Не сбавляя шага, делаю два выстрела, одним валю пассажира, другим водителя мотоцикла и перемахиваю через плетень в сады и огороды. Я мог бы перемахнуть туда раньше, совсем избежать встречи с мотоциклом, но мне надоело убегать, таиться, прятаться. Вся душа моя восстает против этого и требует: живи смело, гордо!

Чаще и чаще загорается мысль, что смерть щадит меня, дает мне время изведать все шипы, уколы, полынь, горечь, радость и счастье жизни. Во мне растет и крепнет уверенность, что я переживу и десант, и всю эту войну и буду жить еще долго после нее, до тех пор, когда исчезнут все и всякие войны. Может быть, это только мое глупое, молодое желание. Но ведь и желание — немалая сила. Пока что оно — или что-то другое? — хранит меня.

Четвертые сутки шарахаюсь по размокшим полям между занятых врагами деревень.

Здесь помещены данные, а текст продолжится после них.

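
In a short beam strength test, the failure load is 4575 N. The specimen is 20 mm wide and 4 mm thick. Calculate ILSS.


ILSS = 3F/(4bh) = 3*4575/(4*20*4) = 42.89 MPa

42.89 MPa


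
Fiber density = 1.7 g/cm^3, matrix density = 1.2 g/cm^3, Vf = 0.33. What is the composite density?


rho_c = rho_f*Vf + rho_m*(1-Vf) = 1.7*0.33 + 1.2*0.67 = 1.365 g/cm^3

1.365 g/cm^3


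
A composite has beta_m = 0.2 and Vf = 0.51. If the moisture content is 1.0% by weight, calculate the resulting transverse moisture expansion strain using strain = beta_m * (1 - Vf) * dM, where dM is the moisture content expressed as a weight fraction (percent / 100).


dM = 1.0/100 = 0.01
strain = beta_m * (1-Vf) * dM = 0.2 * 0.49 * 0.01 = 0.00098

0.00098


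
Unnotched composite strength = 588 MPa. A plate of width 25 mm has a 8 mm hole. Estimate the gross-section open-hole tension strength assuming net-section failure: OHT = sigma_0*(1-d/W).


OHT = sigma_0*(1-d/W) = 588*(1-8/25) = 399.8 MPa

399.8 MPa


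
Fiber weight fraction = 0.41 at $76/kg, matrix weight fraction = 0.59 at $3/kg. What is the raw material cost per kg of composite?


Cost = cost_f*Wf + cost_m*Wm = 76*0.41 + 3*0.59 = $32.93/kg

$32.93/kg


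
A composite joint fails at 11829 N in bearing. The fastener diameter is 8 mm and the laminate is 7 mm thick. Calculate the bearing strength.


sigma_br = F/(d*h) = 11829/(8*7) = 211.2 MPa

211.2 MPa


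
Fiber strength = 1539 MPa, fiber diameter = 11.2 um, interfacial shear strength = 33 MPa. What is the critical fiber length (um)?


Lc = sigma_f * d / (2 * tau_i) = 1539 * 11.2 / (2 * 33) = 261.2 um

261.2 um


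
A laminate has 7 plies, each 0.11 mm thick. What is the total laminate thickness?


h = n * t_ply = 7 * 0.11 = 0.77 mm

0.77 mm


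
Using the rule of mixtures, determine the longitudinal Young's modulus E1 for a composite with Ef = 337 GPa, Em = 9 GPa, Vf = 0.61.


E1 = Ef*Vf + Em*(1-Vf) = 337*0.61 + 9*0.39 = 209.08 GPa

209.08 GPa


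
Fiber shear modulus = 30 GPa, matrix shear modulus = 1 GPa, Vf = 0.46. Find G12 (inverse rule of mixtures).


1/G12 = Vf/Gf + (1-Vf)/Gm = 0.46/30 + 0.54/1
G12 = 1.8 GPa

1.8 GPa


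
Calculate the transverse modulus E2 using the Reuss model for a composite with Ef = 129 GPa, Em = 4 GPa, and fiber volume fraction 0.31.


1/E2 = Vf/Ef + (1-Vf)/Em = 0.31/129 + 0.69/4
E2 = 5.72 GPa

5.72 GPa


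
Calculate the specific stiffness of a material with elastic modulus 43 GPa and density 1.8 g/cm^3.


Specific stiffness = E/rho = 43/1.8 = 23.9 GPa/(g/cm^3)

23.9 GPa/(g/cm^3)


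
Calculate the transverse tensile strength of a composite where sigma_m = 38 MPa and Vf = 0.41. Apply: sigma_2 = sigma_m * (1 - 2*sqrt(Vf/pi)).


factor = 1 - 2*sqrt(0.41/pi) = 0.2775
sigma_2 = 38 * 0.2775 = 10.54 MPa

10.54 MPa


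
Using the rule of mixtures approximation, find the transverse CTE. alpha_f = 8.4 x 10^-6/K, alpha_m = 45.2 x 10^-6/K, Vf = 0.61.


alpha_2 = alpha_f*Vf + alpha_m*(1-Vf) = 8.4*0.61 + 45.2*0.39 = 22.8 x 10^-6/K

22.8 x 10^-6/K


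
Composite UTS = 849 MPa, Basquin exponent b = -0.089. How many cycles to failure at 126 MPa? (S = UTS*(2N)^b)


N = 0.5 * (S/UTS)^(1/b) = 0.5 * (126/849)^(1/-0.089) = 1.0195e+09 cycles

1.0195e+09 cycles


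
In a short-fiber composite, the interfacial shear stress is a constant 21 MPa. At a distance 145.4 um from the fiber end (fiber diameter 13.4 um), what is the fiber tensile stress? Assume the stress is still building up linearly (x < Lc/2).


Force balance: sigma_f * (pi*d^2/4) = tau * (pi*d) * x  ->  sigma_f = 4 * tau * x / d
sigma_f = 4 * 21 * 145.4 / 13.4 = 911.5 MPa

911.5 MPa


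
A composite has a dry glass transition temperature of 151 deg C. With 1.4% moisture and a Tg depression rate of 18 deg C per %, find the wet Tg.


Tg_wet = Tg_dry - k*moisture = 151 - 18*1.4 = 125.8 deg C

125.8 deg C


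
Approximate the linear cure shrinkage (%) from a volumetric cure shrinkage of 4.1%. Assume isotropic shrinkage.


Linear shrinkage ≈ vol_shrink/3 = 4.1/3 = 1.367%

1.367%


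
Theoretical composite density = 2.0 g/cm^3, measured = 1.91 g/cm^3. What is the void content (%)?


Void% = (rho_theo - rho_actual)/rho_theo * 100 = (2.0 - 1.91)/2.0 * 100 = 4.5%

4.5%


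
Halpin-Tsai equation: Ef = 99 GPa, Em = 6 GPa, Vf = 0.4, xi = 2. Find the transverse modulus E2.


eta = (Ef/Em - 1)/(Ef/Em + xi) = (16.5 - 1)/(16.5 + 2) = 0.8378
E2 = Em*(1+xi*eta*Vf)/(1-eta*Vf) = 15.07 GPa

15.07 GPa


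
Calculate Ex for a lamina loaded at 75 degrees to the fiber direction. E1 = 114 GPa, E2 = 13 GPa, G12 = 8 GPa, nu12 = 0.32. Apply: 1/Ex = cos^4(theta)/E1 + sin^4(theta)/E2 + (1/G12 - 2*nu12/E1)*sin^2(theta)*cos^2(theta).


cos^4(75) = 0.004487, sin^4(75) = 0.870513, sin^2(75)*cos^2(75) = 0.0625
1/G12 - 2*nu12/E1 = 1/8 - 2*0.32/114 = 0.119386 GPa^-1
1/Ex = 0.004487/114 + 0.870513/13 + 0.119386*0.0625 = 0.0744635 GPa^-1
Ex = 13.43 GPa

13.43 GPa


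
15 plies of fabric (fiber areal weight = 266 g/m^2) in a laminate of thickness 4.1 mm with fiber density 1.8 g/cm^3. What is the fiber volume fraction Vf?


Vf = n * FAW / (rho_f * h * 1000) = 15 * 266 / (1.8 * 4.1 * 1000) = 0.5407

0.5407


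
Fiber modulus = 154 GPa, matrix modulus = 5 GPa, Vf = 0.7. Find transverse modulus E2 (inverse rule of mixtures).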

Еле жив, едва передвигаю ноги. И только рука, в которой пистолет, сильна и тверда. Все это время я не выпускал его из руки, он стал как бы членом моего тела. Пистолет и патроны к нему трофейные, были приготовлены оккупантами для нас, для моего народа, и теперь я с наслаждением возвращаю оккупантам каждую пулю. Вот так бы вернуть им все оружие, какое обрушили они на нас. Мое доброе, жалостное сердце стало таким ненавидящим.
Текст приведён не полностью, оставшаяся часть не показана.